China cuts GDP target to 6.5% amid continued economic woes
China cuts GDP target to 6.5% amid continued economic woes
"China will face more and tougher problems and challenges in its development this year, so we must be fully prepared to fight a difficult battle," said Prime Minister of China Li Keqiang.

Beijing: China on Saturday lowered its GDP target to 6.5-7 per cent this year with Premier Li Keqiang warning that the world's second-largest economy will face tougher problems in future and must be prepared to fight a "difficult battle".

China's woes over a slowing economy were reflected in its growth prospects as it lowered the GDP target, acknowledging that downward pressures may affect employment scenario and personal incomes.

The economy, which grew 6.9 per cent last year, however remained within "an appropriate range," Premier Li Keqiang said in his work report submitted to the annual session, the National People's Congress (NPC), which opened here on Saturday.

"China will face more and tougher problems and challenges in its development this year, so we must be fully prepared to fight a difficult battle," Li said.

"Downward pressure on the economy is growing," Li said.

"Domestically, problems and risks that have been building up over the years are becoming more evident." China grew by 67.7 trillion yuan in 2015.

In dollar terms it was about USD 10.4 trillion, marginally above the over USD 10 trillion in 2014 due to steady depreciation of the Chinese currency against US dollar.

Presenting his report before 3,000 lawmakers of the NPC, often described as a rubber-stamp parliament for its routine approval to the decisions of the ruling Communist Party of China (CPC), Li said the target for this year is set at 6.5 per cent to 7 per cent.

Chinese President Xi Jinping earlier directed officials to ensure that the GDP should not go below 6.5 per cent, amid fears that the economy may be heading for a "hard-landing."

While Li read his report, a report on the implementation of the draft five-year plan submitted to NPC by the National Development and Reforms Commission - which is akin to India's NITI Aayog - painted a grim picture about the consequences of the slowdown.

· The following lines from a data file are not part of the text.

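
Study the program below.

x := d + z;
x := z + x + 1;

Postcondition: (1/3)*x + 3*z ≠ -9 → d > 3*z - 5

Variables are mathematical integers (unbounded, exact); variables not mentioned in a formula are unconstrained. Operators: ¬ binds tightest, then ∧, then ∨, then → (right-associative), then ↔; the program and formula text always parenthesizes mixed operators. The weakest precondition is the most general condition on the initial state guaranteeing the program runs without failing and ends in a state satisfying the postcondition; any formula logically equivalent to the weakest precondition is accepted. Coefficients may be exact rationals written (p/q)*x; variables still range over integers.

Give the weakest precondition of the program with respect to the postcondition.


Working backward. After the program, (1/3)*x + 3*z ≠ -9 → d > 3*z - 5 must hold.
Before x := z + x + 1: (1/3)*x + (10/3)*z ≠ -28/3 → d > 3*z - 5
Before x := d + z: (1/3)*d + (11/3)*z ≠ -28/3 → d > 3*z - 5
Answer: WP = (1/3)*d + (11/3)*z ≠ -28/3 → d > 3*z - 5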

"The slowdown in the growth of the demand is continuing. With international demand remaining weak, the situation in relation to the foreign trade has become more challenging and complex. As downward pressure China's economy begins to affect employment and personnel incomes, it may also spread to affect private consumption," it said.

The declining profits in some industries and losses in others increased the number of industrial firms facing difficulties resulting in layoffs and hidden unemployment pressures within the enterprises and industries, it said.

"The growth of government revenue is slowing down: the imbalance between revenue and expenditure is becoming more pronounced and there are risks and hidden dangers in local government debt," the report said.